Als Autor ist Beat Sterchi ein Allrounder. Er schreibt Hochdeutsch oder Mundart. Kurzgeschichten, Gedichte, Theaterstücke und Hörspiele. Ein literarischer Tausendsassa, dem der Schalk und der Ernst gleich viel gelten. Obwohl: Selbst für seine «Mantras», seine repetitiven Bühnentexte aus Alltagsphrasen, reklamiert er eine politische Dimension und einen realen Boden. Reine literarische Erfindungen sind ihm suspekt: «Bei allem, was heute ständig passiert, ist es mir unverständlich, wie jemand einen Mord erfinden kann.»
Der Roman «Blösch»
Begonnen hat seine literarische Karriere 1983 mit einem Paukenschlag in Form des Romans «Blösch» – noch heute ein Meilenstein der jüngeren Schweizer Literatur, der mit dem Schweizerischen Schiller-Preis geadelt wurde.
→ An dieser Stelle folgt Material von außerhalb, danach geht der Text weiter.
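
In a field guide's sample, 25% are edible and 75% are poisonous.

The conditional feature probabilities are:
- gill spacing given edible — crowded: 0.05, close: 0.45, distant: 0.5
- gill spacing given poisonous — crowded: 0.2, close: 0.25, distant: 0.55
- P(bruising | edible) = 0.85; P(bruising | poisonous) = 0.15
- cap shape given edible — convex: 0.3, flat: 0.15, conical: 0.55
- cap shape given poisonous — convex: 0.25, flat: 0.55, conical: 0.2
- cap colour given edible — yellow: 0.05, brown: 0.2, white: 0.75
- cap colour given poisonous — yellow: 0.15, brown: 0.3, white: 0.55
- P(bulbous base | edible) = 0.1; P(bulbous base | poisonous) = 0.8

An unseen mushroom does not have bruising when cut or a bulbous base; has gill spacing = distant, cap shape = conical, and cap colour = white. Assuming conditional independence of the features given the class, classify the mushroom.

poisonous

edible: 0.25 × 0.5 × (1−0.85) × 0.55 × 0.75 × (1−0.1) = 0.0069609375
poisonous: 0.75 × 0.55 × (1−0.15) × 0.2 × 0.55 × (1−0.8) = 0.00771375
Highest score → poisonous.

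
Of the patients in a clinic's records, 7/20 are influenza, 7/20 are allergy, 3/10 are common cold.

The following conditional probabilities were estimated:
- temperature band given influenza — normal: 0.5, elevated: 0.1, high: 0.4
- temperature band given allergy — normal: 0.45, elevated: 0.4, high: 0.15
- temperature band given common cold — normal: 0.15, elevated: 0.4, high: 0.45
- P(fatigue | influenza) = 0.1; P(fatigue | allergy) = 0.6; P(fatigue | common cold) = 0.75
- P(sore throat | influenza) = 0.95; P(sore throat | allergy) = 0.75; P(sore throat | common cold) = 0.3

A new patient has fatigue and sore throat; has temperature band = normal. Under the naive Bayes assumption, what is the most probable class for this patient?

allergy

influenza: 0.35 × 0.5 × 0.1 × 0.95 = 0.016625
allergy: 0.35 × 0.45 × 0.6 × 0.75 = 0.070875
common cold: 0.3 × 0.15 × 0.75 × 0.3 = 0.010125
Highest score → allergy.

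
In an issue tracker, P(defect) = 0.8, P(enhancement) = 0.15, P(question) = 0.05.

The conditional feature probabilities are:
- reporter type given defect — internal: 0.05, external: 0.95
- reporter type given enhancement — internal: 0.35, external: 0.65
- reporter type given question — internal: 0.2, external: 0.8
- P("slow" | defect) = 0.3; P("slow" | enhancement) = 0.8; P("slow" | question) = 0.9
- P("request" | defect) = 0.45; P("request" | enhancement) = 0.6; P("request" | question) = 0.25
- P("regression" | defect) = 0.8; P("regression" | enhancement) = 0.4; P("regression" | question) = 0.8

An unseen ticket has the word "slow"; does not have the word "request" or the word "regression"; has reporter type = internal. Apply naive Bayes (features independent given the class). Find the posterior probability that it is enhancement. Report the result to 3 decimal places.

0.791

defect: 0.8 × 0.05 × 0.3 × (1−0.45) × (1−0.8) = 0.00132
enhancement: 0.15 × 0.35 × 0.8 × (1−0.6) × (1−0.4) = 0.01008
question: 0.05 × 0.2 × 0.9 × (1−0.25) × (1−0.8) = 0.00135
P(enhancement | x) = 0.01008 / 0.01275 ≈ 0.791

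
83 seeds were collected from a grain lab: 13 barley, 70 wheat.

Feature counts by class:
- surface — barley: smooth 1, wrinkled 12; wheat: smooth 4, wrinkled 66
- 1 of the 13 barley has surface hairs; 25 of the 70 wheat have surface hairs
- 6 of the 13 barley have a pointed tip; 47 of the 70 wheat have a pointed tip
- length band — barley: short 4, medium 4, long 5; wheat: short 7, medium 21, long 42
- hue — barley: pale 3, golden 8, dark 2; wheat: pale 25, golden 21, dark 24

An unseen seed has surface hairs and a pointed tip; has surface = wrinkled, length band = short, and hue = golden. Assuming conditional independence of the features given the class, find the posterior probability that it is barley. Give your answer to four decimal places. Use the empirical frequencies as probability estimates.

0.1452

barley: (13/83) × (12/13) × (1/13) × (6/13) × (4/13) × (8/13) ≈ 0.000971921
wheat: (70/83) × (66/70) × (25/70) × (47/70) × (7/70) × (21/70) ≈ 0.00572043
P(barley | x) = 0.000971921 / 0.006692351 ≈ 0.1452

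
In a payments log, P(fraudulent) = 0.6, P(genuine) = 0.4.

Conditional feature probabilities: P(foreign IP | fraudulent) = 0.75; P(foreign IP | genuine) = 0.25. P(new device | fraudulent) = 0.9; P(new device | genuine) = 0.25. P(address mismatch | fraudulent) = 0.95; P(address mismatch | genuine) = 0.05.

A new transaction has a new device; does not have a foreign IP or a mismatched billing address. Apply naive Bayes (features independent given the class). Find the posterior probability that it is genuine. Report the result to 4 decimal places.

fraudulent: 0.6 × (1−0.75) × 0.9 × (1−0.95) = 0.00675
genuine: 0.4 × (1−0.25) × 0.25 × (1−0.05) = 0.07125
P(genuine | x) = 0.07125 / 0.078 ≈ 0.9135

0.9135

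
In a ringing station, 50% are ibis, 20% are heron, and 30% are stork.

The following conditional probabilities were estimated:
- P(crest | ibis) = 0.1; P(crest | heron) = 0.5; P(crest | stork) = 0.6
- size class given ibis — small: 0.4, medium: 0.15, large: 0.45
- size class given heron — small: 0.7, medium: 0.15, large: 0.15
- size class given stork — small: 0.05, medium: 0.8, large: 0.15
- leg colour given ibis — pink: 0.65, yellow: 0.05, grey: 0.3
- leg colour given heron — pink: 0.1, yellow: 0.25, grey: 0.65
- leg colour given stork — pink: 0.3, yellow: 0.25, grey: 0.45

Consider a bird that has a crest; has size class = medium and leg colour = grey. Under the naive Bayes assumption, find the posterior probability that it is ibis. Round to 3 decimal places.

0.029

ibis: 0.5 × 0.1 × 0.15 × 0.3 = 0.00225
heron: 0.2 × 0.5 × 0.15 × 0.65 = 0.00975
stork: 0.3 × 0.6 × 0.8 × 0.45 = 0.0648
P(ibis | x) = 0.00225 / 0.0768 ≈ 0.029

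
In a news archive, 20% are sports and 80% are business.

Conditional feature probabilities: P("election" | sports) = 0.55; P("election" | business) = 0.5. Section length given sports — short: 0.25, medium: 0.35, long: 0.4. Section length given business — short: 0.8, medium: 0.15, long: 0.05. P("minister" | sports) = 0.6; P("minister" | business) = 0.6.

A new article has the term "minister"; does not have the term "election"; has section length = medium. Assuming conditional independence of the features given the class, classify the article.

business

sports: 0.2 × (1−0.55) × 0.35 × 0.6 = 0.0189
business: 0.8 × (1−0.5) × 0.15 × 0.6 = 0.036
Highest score → business.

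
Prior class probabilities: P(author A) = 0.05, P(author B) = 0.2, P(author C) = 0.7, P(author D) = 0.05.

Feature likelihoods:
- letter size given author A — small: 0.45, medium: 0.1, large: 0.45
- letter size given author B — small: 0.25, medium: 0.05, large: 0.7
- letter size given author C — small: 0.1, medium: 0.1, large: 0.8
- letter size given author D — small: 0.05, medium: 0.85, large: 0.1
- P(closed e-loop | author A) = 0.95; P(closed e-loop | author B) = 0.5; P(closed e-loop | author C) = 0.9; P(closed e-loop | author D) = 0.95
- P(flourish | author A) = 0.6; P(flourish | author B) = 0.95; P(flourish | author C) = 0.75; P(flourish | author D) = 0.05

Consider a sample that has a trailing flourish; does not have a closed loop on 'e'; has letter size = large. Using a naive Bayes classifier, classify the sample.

author B

author A: 0.05 × 0.45 × (1−0.95) × 0.6 = 0.000675
author B: 0.2 × 0.7 × (1−0.5) × 0.95 = 0.0665
author C: 0.7 × 0.8 × (1−0.9) × 0.75 = 0.042
author D: 0.05 × 0.1 × (1−0.95) × 0.05 = 0.0000125
Highest score → author B.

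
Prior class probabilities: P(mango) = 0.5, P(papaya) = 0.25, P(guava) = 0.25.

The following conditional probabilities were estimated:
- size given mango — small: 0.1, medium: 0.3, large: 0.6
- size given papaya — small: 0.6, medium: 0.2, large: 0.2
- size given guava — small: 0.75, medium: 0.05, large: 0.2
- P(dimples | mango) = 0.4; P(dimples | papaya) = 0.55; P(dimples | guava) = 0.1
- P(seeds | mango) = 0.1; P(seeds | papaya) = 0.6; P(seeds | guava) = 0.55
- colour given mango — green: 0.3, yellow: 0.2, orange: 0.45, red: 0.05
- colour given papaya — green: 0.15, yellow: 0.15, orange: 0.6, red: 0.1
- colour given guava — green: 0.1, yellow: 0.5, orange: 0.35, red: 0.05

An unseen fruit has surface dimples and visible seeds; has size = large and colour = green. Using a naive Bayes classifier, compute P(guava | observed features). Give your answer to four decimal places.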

Der gelernte Metzger Sterchi schildert darin in drastischen Bildern den Alltag eines modernen Schlachthofs. Dort, im Schlachthof, lässt er den Gastarbeiter Ambrosio auf die stolze Leitkuh «Blösch» treffen, die er von seiner früheren Arbeit auf einem kleinen Bauernhof kennt – und die er nun schlachten muss. Der Roman ist auch heute, 33 Jahre später, eine schwer erträgliche Kritik an der Industrialisierung der Arbeitswelt, an der Ausbeutung von Mensch und Tier.
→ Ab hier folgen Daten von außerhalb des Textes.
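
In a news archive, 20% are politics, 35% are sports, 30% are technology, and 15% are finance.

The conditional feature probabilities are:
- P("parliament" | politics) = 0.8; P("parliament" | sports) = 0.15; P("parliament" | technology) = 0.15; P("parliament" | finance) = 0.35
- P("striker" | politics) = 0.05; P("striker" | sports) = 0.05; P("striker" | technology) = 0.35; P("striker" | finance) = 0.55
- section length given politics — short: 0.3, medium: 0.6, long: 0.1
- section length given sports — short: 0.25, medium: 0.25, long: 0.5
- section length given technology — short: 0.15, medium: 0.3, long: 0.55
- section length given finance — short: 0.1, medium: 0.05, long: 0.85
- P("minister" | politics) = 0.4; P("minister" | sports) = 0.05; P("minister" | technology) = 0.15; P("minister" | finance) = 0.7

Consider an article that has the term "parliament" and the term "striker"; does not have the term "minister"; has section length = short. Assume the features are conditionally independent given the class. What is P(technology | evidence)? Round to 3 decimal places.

politics: 0.2 × 0.8 × 0.05 × 0.3 × (1−0.4) = 0.00144
sports: 0.35 × 0.15 × 0.05 × 0.25 × (1−0.05) = 0.0006234375
technology: 0.3 × 0.15 × 0.35 × 0.15 × (1−0.15) = 0.002008125
finance: 0.15 × 0.35 × 0.55 × 0.1 × (1−0.7) = 0.00086625
P(technology | x) = 0.002008125 / 0.0049378125 ≈ 0.407

0.407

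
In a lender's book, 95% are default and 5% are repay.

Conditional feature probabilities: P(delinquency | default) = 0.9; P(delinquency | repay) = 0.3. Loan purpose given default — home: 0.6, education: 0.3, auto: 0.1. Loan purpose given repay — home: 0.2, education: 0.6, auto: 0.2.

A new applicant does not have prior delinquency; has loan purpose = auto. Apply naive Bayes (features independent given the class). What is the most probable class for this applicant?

default

default: 0.95 × (1−0.9) × 0.1 = 0.0095
repay: 0.05 × (1−0.3) × 0.2 = 0.007
Highest score → default.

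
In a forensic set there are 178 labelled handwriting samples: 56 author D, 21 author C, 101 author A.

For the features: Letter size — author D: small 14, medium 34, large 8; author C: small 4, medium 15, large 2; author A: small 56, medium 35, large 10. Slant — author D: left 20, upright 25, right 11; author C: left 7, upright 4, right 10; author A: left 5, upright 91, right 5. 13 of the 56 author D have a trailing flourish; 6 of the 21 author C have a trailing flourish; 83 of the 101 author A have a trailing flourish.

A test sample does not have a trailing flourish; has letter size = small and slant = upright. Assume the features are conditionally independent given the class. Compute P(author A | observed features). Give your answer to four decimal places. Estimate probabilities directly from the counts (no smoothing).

0.6273

author D: (56/178) × (14/56) × (25/56) × (43/56) ≈ 0.0269613
author C: (21/178) × (4/21) × (4/21) × (15/21) ≈ 0.0030574
author A: (101/178) × (56/101) × (91/101) × (18/101) ≈ 0.0505172
P(author A | x) = 0.0505172 / 0.0805359 ≈ 0.6273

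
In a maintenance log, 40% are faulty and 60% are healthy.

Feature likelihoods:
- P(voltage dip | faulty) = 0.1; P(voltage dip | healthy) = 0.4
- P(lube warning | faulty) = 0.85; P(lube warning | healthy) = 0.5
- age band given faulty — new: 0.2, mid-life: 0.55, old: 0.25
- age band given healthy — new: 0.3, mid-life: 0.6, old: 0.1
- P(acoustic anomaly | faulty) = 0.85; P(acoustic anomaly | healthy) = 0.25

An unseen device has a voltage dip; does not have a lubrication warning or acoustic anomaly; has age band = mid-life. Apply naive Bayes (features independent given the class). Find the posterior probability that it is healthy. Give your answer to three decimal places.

0.991

faulty: 0.4 × 0.1 × (1−0.85) × 0.55 × (1−0.85) = 0.000495
healthy: 0.6 × 0.4 × (1−0.5) × 0.6 × (1−0.25) = 0.054
P(healthy | x) = 0.054 / 0.054495 ≈ 0.991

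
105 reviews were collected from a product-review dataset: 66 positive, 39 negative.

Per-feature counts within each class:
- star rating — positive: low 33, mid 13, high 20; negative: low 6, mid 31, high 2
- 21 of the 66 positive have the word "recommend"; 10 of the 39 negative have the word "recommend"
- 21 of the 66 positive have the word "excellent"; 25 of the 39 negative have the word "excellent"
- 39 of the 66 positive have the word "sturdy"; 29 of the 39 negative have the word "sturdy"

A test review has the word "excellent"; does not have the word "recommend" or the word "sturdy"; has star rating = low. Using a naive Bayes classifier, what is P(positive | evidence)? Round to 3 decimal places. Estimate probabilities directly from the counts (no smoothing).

0.800

positive: (66/105) × (33/66) × (45/66) × (21/66) × (27/66) ≈ 0.0278926
negative: (39/105) × (6/39) × (29/39) × (25/39) × (10/39) ≈ 0.00698403
P(positive | x) = 0.0278926 / 0.03487663 ≈ 0.800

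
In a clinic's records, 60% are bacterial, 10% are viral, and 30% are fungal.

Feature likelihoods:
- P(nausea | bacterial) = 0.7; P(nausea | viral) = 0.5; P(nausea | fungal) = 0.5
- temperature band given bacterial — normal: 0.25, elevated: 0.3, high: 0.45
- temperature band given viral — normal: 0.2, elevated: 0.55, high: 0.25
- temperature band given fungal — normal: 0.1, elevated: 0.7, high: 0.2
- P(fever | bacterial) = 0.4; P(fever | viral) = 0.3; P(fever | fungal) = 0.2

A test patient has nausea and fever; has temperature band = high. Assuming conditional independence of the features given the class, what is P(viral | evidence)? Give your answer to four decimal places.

bacterial: 0.6 × 0.7 × 0.45 × 0.4 = 0.0756
viral: 0.1 × 0.5 × 0.25 × 0.3 = 0.00375
fungal: 0.3 × 0.5 × 0.2 × 0.2 = 0.006
P(viral | x) = 0.00375 / 0.08535 ≈ 0.0439

0.0439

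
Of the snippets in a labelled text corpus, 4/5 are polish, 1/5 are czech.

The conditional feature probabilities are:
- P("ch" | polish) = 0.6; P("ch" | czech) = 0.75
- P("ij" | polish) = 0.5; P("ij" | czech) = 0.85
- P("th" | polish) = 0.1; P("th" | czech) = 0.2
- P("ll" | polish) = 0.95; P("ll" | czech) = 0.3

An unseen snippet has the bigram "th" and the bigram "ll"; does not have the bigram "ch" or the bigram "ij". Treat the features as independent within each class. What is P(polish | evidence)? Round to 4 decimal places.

0.9712

polish: 0.8 × (1−0.6) × (1−0.5) × 0.1 × 0.95 = 0.0152
czech: 0.2 × (1−0.75) × (1−0.85) × 0.2 × 0.3 = 0.00045
P(polish | x) = 0.0152 / 0.01565 ≈ 0.9712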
Zuhause in Kanada, Honduras, Spanien und Bern
«Blösch» ist bis heute Sterchis einziger Roman. Ein zweiter folge vielleicht nächstens. Er hoffe es jedenfalls. Seit den 80er Jahren habe er keine Zeit mehr gehabt für die lange literarische Form. Musste eine Familie ernähren. Als 21Jähriger war er 1970 nach Kanada emigriert, hatte Englisch gelernt, Englisch unterrichtet, Englisch studiert. Zwischen 1975 und 1977 unterrichtete er die Sprache in Honduras. Danach lehrte er am Goethe-Institut in Montréal Deutsch. Zehn Jahre lang, von 1984 bis 1994, lebte er in einem Dorf bei Valencia in Spanien als Journalist und freier Schriftsteller. Dorthin zieht er sich noch heute zurück, wenn er in Ruhe arbeiten will. Er gehöre trotzdem nicht zum Jet Set, der überall auf der Welt zuhause ist – er habe einfach mehrere Zuhause auf der Welt.
«U no einisch nach Bali»
Seit einigen Jahren ist er zurück in Bern. Auf der Bühne fällt Sterchi auf durch seine kompromisslosen Texte. Er lässt Fetzen der Alltagssprache sich in Endlosschlaufen wiederholen. «Sprachmüll» nennen das Kritiker gerne – teils bewundernd, teils abfällig. Live auf der Bühne, begleitet von einem Musikinstrument, lösen sich diese Sprachfragmente aus ihrer Bedeutung heraus und entwickeln im besten Fall einen meditativen Sog, sagt Sterchi. Er spüre, wie viel es in der gegebenen Situation verträgt, manchmal können das drei Minuten sein. Drei Minuten lang «u no einisch nach Bali, u no einisch nach New York, u no einisch nach Thailand, u no einisch nach Schanghai, u no einisch nach Mallorca...». Das ist nicht neu, aber immer noch radikal. Das muss man erst mal aushalten.
«Hallo ig bis, d Nadia»
Für ihn sind die Bühnentexte Spielereien. Manchmal auch Selbsttherapie. Etwa, wenn er im Zug einem hochnotpeinlichen, persönlichen Telefongespräch zuhören muss. Dann schreibe er einfach mit: «Hallo hallo! Ig bis, d Nadia. Bisch du no da? Ig bi im Zug, ja ja! Im Zug, ja ja, Nadia.» Sterchi ist kein Pädagoge und kein Anprangerer. Aber seine Bühnentexte sind ein Zerrspiegel, in dem wir das Nervige, Unliebsame, Störende um uns herum hervortreten sehen.